Where Cybrvault fits

Our OSINT practice runs out of Miami and serves clients across the US and the Caribbean basin. Common engagements: pre-acquisition due diligence on counterparties, asset trace for judgment enforcement, beneficial-ownership tracing for compliance, and reputational monitoring for executives and high-net-worth families. If you have a question that starts with 'I want to know whether…' there's usually a defensible OSINT path to an answer.

// frequently asked

Questions teams ask us

Is OSINT legal?+

Yes, when done correctly. OSINT relies on publicly available and lawfully licensed information. The legality issues arise when investigators cross into hacking, impersonation, or trafficking in stolen data — which is why scoping and engagement letters matter.

How is OSINT different from a private investigator?+

Significant overlap. Many licensed PI firms have OSINT capability, and OSINT firms often work alongside PIs for in-person elements (surveillance, service of process). OSINT is the data-and-analysis discipline; the PI license matters when physical investigation is required.

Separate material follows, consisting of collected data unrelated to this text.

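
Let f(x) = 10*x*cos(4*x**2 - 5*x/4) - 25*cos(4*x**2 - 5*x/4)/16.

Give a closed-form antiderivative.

f matches the chain-rule pattern g'(h)*h' with inner function h(x) = 4*x**2 - 5*x/4; substituting u = h(x) collapses the integral.
Check: d/dx[5*sin(4*x**2 - 5*x/4)/4] = 10*x*cos(4*x**2 - 5*x/4) - 25*cos(4*x**2 - 5*x/4)/16 = f(x).

An antiderivative is F(x) = 5*sin(4*x**2 - 5*x/4)/4.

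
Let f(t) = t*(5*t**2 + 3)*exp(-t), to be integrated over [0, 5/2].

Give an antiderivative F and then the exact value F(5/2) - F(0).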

Can OSINT find someone who's intentionally hidden?+

Often, yes — most attempts at hiding produce their own artifacts (rapid address changes, shell-company patterns, social-media gaps). Whether the investigation succeeds depends on time, budget, and how disciplined the subject has been.

Will an OSINT investigation show up to the subject?+

A well-run investigation should not. We use neutral infrastructure and avoid actions that trigger notifications (login attempts, friend requests, view-tracking features). Sloppy investigators tip subjects by liking old posts or appearing in 'who viewed your profile' panels.